While Americans were distracted by the promised horrors of the GOP’s secret health-care bill, the president was continuing his quiet assault on our public lands, this time through eviscerating budget cuts [“At Senate hearing, Zinke defends $1.6 billion cuts at Interior Dept.,” news, June 21]. Applauded, as ever, by Sen. Lisa Murkowski (R-Alaska), the new “plan” is to compensate for the proposed cuts by opening up our pristine lands to oil and gas exploration. Dr. Seuss proves to be a visionary indeed, as these are Lorax moments if ever we’ve seen them.

To add insult to injury, our president also proposes a devastating $370 million cut to the Bureau of Indian Affairs, in the tradition of his proclaimed hero, Andrew Jackson. A year ago, the country was discussing the removal of Jackson from the $20 bill, in acknowledgment of his cruel and shameful Native American policies; now, President Trump has dusted off Jackson’s portrait and hung it in the Oval Office, to be looked to, presumably, for daily inspiration! O Hamlet, what a falling off was there!

Rosemary Donaldson, Falls Church

Interior Secretary Ryan Zinke’s proposal to remove 4,000 employees is probably smart. Why pay people to safeguard our national heritage when you’re planning to give big chunks of it away?

Many of the cuts would come in the National Park Service and the Bureau of Land Management. The Bureau of Indian Education would see a 12 percent reduction, and social service and welfare programs for Native Americans would see a $23.3 million reduction.

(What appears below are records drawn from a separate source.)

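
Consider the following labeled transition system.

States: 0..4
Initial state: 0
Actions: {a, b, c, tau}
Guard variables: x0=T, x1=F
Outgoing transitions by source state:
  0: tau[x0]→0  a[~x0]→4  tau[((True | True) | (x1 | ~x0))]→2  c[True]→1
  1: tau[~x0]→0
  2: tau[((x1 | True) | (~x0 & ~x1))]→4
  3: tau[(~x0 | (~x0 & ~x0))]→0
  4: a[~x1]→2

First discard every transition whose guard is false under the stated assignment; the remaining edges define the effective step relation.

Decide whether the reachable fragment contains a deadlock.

Answer: DEADLOCK at state 1

Analysis:
Reachable = {0,1,2,4}
  0: c→1  tau→0  tau→2  [deg 3]
  1: ∅  [STUCK]
  2: tau→4  [deg 1]
  4: a→2  [deg 1]
Path to 1: c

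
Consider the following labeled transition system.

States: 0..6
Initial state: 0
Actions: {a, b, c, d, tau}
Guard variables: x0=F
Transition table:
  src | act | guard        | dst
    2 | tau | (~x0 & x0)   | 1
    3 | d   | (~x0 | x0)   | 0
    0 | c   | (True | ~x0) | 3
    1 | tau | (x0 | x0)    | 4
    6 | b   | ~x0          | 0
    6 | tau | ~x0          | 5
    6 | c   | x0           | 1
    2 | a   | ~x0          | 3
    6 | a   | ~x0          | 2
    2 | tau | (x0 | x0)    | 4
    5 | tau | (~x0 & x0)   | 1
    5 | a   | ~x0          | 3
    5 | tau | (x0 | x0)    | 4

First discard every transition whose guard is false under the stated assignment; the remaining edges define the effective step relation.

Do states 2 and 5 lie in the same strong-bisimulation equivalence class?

Bisimulation quotient by refinement:
  round 0: {{0,1,2,3,4,5,6}}
  round 1: {{0},{1,4},{2,5},{3},{6}}
Fixed point at round 2; 5 class(es).
class of 2: {2,5}; class of 5: {2,5}

Answer: BISIMILAR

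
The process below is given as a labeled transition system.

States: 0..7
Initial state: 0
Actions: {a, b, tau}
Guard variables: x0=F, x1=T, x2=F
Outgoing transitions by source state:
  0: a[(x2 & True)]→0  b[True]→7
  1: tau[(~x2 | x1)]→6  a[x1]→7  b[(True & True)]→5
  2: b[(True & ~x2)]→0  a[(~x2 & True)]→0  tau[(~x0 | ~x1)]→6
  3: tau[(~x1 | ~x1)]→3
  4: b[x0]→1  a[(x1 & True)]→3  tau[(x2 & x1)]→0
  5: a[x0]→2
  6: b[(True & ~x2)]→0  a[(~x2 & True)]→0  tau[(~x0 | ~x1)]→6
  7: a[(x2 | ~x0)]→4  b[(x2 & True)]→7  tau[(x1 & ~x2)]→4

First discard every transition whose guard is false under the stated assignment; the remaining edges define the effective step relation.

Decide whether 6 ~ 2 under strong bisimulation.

Compute ~ classes (split until stable):
  round 0: {{0,1,2,3,4,5,6,7}}
  round 1: {{0},{1,2,6},{3,5},{4},{7}}
  round 2: {{0},{1},{2,6},{3,5},{4},{7}}
stable after 3 split(s): 6 block(s)
[6]={2,6}  [2]={2,6}

Answer: BISIMILAR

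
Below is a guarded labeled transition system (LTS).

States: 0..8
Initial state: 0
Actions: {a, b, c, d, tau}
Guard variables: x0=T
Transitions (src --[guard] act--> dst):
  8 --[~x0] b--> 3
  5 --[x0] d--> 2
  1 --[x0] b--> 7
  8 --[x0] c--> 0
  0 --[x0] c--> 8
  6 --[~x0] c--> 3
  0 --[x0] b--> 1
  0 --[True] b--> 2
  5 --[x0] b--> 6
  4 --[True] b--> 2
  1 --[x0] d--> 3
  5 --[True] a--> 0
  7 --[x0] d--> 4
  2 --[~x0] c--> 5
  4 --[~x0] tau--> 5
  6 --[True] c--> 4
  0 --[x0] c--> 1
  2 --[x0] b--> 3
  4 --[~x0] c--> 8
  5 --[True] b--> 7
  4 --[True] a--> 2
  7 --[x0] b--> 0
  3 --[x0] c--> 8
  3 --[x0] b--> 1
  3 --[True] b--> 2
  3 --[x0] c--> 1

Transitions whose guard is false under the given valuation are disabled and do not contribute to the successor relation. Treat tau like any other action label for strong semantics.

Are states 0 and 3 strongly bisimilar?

Refine partition for ~:
  P[0] = {{0,1,2,3,4,5,6,7,8}}
  P[1] = {{0,3},{1,7},{2},{4},{5},{6,8}}
  P[2] = {{0,3},{1},{2},{4},{5},{6},{7},{8}}
stable after 3 split(s): 8 block(s)
[0]={0,3}  [3]={0,3}

Answer: BISIMILAR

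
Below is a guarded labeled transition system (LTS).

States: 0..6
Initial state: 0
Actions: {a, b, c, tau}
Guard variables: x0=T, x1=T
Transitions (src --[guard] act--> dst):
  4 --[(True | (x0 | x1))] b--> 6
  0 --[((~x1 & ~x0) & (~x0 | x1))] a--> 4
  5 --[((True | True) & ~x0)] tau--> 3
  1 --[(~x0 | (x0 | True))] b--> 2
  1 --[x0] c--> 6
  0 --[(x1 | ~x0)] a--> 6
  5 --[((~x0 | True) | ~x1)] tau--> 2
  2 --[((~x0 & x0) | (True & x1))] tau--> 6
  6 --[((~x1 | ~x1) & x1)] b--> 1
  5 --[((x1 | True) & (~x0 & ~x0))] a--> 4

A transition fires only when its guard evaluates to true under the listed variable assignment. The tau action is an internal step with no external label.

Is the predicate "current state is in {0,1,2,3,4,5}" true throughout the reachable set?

Inv-set: {0,1,2,3,4,5}
Reachable = {0,6}
  0: ok
  6: outside
counterexample path to 6: a

Answer: INVARIANT VIOLATED at state 6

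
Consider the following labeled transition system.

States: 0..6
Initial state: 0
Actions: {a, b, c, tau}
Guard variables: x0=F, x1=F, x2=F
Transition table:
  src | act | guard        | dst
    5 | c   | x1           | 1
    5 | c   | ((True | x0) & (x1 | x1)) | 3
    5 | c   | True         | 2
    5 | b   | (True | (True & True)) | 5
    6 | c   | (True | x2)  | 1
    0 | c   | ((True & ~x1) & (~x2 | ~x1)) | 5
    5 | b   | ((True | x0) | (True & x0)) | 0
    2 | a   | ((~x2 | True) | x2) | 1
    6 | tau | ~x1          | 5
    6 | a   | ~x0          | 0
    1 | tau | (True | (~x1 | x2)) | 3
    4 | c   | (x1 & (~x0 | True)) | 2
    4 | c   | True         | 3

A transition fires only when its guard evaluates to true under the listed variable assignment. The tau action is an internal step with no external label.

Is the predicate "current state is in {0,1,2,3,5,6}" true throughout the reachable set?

Answer: INVARIANT HOLDS

Working:
Inv-set: {0,1,2,3,5,6}
Reach set: {0,1,2,3,5}
  0: safe
  1: safe
  2: safe
  3: safe
  5: safe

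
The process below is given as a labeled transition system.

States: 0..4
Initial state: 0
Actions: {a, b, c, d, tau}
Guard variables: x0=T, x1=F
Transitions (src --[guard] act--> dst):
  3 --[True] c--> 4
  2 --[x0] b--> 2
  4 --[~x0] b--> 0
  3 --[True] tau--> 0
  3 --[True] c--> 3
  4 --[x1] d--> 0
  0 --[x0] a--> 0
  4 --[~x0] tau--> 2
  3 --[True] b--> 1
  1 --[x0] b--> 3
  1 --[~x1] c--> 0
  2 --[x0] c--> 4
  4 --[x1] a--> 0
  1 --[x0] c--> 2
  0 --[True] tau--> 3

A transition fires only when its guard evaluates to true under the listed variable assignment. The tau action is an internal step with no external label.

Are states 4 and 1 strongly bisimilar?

Answer: NOT BISIMILAR

Analysis:
Bisimulation quotient by refinement:
  π0 = {{0,1,2,3,4}}
  π1 = {{0},{1,2},{3},{4}}
  π2 = {{0},{1},{2},{3},{4}}
stable after 3 split(s): 5 block(s)
[4]={4}  [1]={1}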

This affects us all, but especially Native Americans. American Indians have been dealing with “forked tongues” for more than 300 years. Crooked politicians, speculators, extraction specialists, et al. I doubt that this experience will be of much help in dealing with this administration and this Congress. Every effort will be made to convince the American public that they asked for it.